En tant qu’objet transitionnel, au sens psychanalytique du terme, le cadeau est à l’intersection de la réalité intérieure (extension visible du moi de Lion) et de la réalité extérieure (destiné à un enfant qui existe en dehors de lui) : il est en même temps signe d’infantilisme (doudou) et de responsabilisation (paternité acceptée). Sur ce dernier aspect, c’est le cadeau qui ancre Lion, l’homme-enfant, dans la normalité qu’il appréhende comme un monde brutal dont il doit se défendre (politique de l’épouvantail) : ce cadeau est une façon de grandir pour Lion(17), de quitter un univers fantasmé et d’affronter, après la réalité intime, celle partagée avec le reste de l’humanité.
Hélas, la solidité affective du cadeau n’est qu’apparente et l’équilibre mental de Lion, qui en dépend totalement, pas plus assuré. Quand Lion téléphone à son ex pour lui demander s’il peut venir voir son enfant, celle-ci, par rancœur, lui dit que l’enfant est mort, ce qui est faux car on aperçoit le petit garçon, un Lion miniature, jouer dans la pièce(18). Un instant écrasé par la nouvelle – composition hallucinée de Pacino -, Lion jaillit en riant de la cabine téléphonique, déclare à Max que tout va bien et… abandonne le cadeau crasseux, défoncé et ouvert sur un capot de voiture, maintenant symbole d’échec, de rejet et de perte des repères - aussi mort que l’enfant.
« Il faut aimer Long John ! »
S’il est logique puisque l’objet est désormais inutile et désinvesti brusquement de toute valeur, l’abandon du cadeau n‘en est pas moins symptomatique et lourd de conséquences : renoncer au cadeau, à tout ce qui l’a soutenu durant ce périple difficile, fait éclater la bulle d’illusion subjective de Lion (désir de l’enfant) et confronte sa psyché à la réalité objective (mort de l’enfant) à laquelle elle ne résiste pas. Quand le cadeau disparaît du champ et de la vie de Lion, le récit bascule inéluctablement dans la tragédie, dont le climax est la scène de la fontaine où Lion amuse une bande de gosses en imitant Long John Silver sous le regard inquiet de Max. Yeux égarés, grimaces, débit pâteux, mouvements désordonnés, Lion est délirant, il veut « sauver » les gosses (transfert de l’enfant mort) mais s’effondre en hurlant contre Max et sombre dans la folie, c’est-à-dire une autre réalité, psychotique, qui l’enferme en lui-même, le faisant régresser à un stade catatonique(19). C’est alors que Max part pour Pittsburgh mais pas pour ouvrir un car wash(20), juste pour chercher ses économies qui serviront à payer les soins de son ami. Amputé de Lion, Max est émotionnellement perdu. Il retombe dans la solitude, le manque, comme le montre la dernière scène où il fait la queue pour acheter un billet de train et qui est directement connectée à celle de la rencontre avec Lion : dans les deux cas, sans Lion, Max ne parvient pas à allumer son mégot.

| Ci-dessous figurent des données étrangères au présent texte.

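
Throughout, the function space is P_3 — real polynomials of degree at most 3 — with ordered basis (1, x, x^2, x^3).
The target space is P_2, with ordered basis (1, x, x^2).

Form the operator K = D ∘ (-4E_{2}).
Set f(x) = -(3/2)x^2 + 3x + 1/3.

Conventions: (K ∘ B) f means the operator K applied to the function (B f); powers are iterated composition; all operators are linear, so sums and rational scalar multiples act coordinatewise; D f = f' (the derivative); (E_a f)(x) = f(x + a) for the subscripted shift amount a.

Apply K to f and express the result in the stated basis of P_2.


E_{2} f = -(3/2)x^2 - 3x + 1/3
(-4E_{2}) f = 6x^2 + 12x - 4/3
D (-4E_{2}) f = 12x + 12

the result is g(x) = 12x + 12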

Dans ces ultimes images douloureuses mais éclairées d’un nouveau double but teinté d’espoir – guérir et aider à guérir -, Schatzberg nous souffle que si une grande brute esquintée par la vie réussit à devenir un épouvantail capable de sacrifice, c’est parce que le cadeau, même abîmé et délaissé, a bien rempli son office et qu’il a finalement été donné, et reçu : par Max. Et on peut être sûr que c’est de l’amour.